THE BARTHOLOMEW EJECTMENT.

Another instance of a second ejectment occurred the same day under different circumstances. Robert Atkins, in the month of September, 1660, had been dismissed from the choir of Exeter Cathedral—the part of the edifice appropriated to the Presbyterians—"Church music," to use his own words, "jostling out the constant preaching of the Word; the minister being obliged to give place to the chorister; and hundreds, yea thousands, to seek where to hear a sermon on the Lord's Day, rather than singing service should be omitted, or not kept up in its ancient splendour and glory." Driven at the Restoration from East Peter's, he found refuge in the parish church of St.
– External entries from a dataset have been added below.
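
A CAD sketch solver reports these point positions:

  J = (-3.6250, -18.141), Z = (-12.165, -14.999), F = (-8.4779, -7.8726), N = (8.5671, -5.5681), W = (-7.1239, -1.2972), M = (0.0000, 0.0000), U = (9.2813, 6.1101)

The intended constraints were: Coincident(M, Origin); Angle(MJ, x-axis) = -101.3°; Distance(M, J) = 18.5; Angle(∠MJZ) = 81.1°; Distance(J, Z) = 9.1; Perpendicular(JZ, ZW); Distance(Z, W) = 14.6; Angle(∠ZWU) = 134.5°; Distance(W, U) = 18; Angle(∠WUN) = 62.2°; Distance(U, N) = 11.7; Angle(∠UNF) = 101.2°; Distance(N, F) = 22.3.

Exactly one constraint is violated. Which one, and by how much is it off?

Distance(N, F) = 22.3 — off by 5.10.

M = (0.00, 0.00) ✓; MJ at -101.3° ✓; |MJ| = 18.50 ✓; ∠MJZ = 81.10° ✓; |JZ| = 9.100 ✓; ∠(JZ, ZW) = 90.00° ✓; |ZW| = 14.60 ✓; ∠ZWU = 134.5° ✓; |WU| = 18.00 ✓; ∠WUN = 62.20° ✓; |UN| = 11.70 ✓; ∠UNF = 101.2° ✓; |NF| = 17.20 ✗.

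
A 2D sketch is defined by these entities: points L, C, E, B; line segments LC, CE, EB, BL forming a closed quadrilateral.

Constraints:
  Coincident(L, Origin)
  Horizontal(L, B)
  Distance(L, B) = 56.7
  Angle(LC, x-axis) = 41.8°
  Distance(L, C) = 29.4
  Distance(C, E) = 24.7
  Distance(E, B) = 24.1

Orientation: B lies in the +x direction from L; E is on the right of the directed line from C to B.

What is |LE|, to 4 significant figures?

32.84

Checks: |CE| = 24.70 ✓; |EB| = 24.10 ✓.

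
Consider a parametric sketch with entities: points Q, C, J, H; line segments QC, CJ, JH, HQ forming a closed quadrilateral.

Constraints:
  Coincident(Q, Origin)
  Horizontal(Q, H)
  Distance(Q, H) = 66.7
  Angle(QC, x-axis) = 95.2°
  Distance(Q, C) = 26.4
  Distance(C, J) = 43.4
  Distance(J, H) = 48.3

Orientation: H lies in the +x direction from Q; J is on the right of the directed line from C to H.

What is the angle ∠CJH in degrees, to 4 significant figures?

107.3°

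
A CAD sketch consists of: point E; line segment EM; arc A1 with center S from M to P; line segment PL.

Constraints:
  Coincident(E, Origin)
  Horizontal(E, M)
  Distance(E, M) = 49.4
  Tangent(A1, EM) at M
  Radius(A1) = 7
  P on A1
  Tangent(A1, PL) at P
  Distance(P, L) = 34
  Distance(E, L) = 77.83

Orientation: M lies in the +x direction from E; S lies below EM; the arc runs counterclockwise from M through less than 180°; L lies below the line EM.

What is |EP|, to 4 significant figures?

46.20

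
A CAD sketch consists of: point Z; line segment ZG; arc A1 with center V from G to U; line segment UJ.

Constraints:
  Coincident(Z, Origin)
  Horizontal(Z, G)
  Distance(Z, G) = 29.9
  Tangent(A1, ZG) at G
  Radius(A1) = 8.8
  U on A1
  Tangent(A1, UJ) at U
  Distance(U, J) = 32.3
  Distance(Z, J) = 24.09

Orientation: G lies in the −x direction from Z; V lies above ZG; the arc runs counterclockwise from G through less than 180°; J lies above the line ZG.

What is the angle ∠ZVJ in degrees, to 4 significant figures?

43.58°

Z is at the origin; ZG is horizontal with |ZG| = 29.9 and G on the −x side, so G = (-29.90, 0.000). Tangency of A1 to ZG means the radius VG is perpendicular to ZG, so V = G + (0, 8.8) = (-29.90, 8.800). Since VU ⟂ UJ (tangency), |VJ| = √(8.8² + 32.3²) = 33.48 regardless of where U sits on A1. So J lies on both circle(Z, 24.09) and circle(V, 33.48); the above-ZG intersection is J = (-0.1182, 24.09). U is the foot of the tangent from J: U = (-23.96, 2.303).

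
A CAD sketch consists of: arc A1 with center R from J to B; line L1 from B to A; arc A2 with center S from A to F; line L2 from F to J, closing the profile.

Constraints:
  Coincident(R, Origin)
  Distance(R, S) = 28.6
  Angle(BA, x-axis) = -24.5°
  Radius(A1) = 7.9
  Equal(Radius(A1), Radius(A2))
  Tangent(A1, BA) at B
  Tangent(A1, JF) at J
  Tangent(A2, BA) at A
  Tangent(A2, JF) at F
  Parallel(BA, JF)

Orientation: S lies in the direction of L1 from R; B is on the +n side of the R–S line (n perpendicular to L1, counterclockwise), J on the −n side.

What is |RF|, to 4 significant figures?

29.67

The slot axis is L1's direction at -24.5°, so u = (cos -24.5°, sin -24.5°) = (0.9100, -0.4147) and n = (−sin -24.5°, cos -24.5°) = (0.4147, 0.9100). R is at the origin and S lies 28.6 along u from R, so S = 28.6·u = (26.02, -11.86). Tangency of A1 to both parallel lines with radius 7.9 puts B and J at R ± 7.9·n: B = (3.276, 7.189), J = (-3.276, -7.189). Equal radii place A and F the same way about S: A = S + 7.9·n = (29.30, -4.672), F = S − 7.9·n = (22.75, -19.05). Then |RF| = |F − R| = 29.67.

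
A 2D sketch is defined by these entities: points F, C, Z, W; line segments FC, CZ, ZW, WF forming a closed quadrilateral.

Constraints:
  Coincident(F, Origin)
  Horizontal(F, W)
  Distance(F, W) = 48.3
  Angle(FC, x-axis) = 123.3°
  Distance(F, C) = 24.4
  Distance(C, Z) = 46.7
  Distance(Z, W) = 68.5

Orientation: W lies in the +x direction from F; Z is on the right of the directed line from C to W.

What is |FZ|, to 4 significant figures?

30.24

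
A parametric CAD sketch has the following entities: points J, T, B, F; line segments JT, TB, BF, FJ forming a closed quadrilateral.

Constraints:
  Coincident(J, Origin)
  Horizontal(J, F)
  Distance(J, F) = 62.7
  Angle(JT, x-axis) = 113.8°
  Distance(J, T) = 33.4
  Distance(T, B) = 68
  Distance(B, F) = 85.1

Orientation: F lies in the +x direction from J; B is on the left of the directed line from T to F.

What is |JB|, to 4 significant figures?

86.55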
John—an instance which shows that nonconforming clergymen might lose one living and gain another, between the King's return and the execution of the Act. From St. John's, he was ejected in August, and then he preached a sermon in which, rising above all such narrowness as prompted the depreciation of cathedral music, he caught ennobling inspirations, and employed only words of loyalty and love. "Let him never be accounted a sound Christian that doth not both fear God and honour the King. I beg that you would not interpret our Nonconformity to be an act of unpeaceableness and disloyalty. We will do anything for His Majesty but sin. We will hazard anything for him but our souls. We hope we could die for him, only we dare not be damned for him. We make no question, however we may be accounted of here, we shall be found loyal and obedient subjects at our appearance before God's tribunal."[379]

1662.

Another day they had to quit the parsonage.[380] No poet that I am aware of, has made the Bartholomew Exodus a theme for his muse, but the well-known lines in Goldsmith's "Deserted Village" may be accommodated to the incident.

"Good heaven! what sorrows gloom'd that parting day,

That call'd them from their native walks away,

When the poor exiles, every pleasure past,

Hung round the bowers, and fondly look'd their last.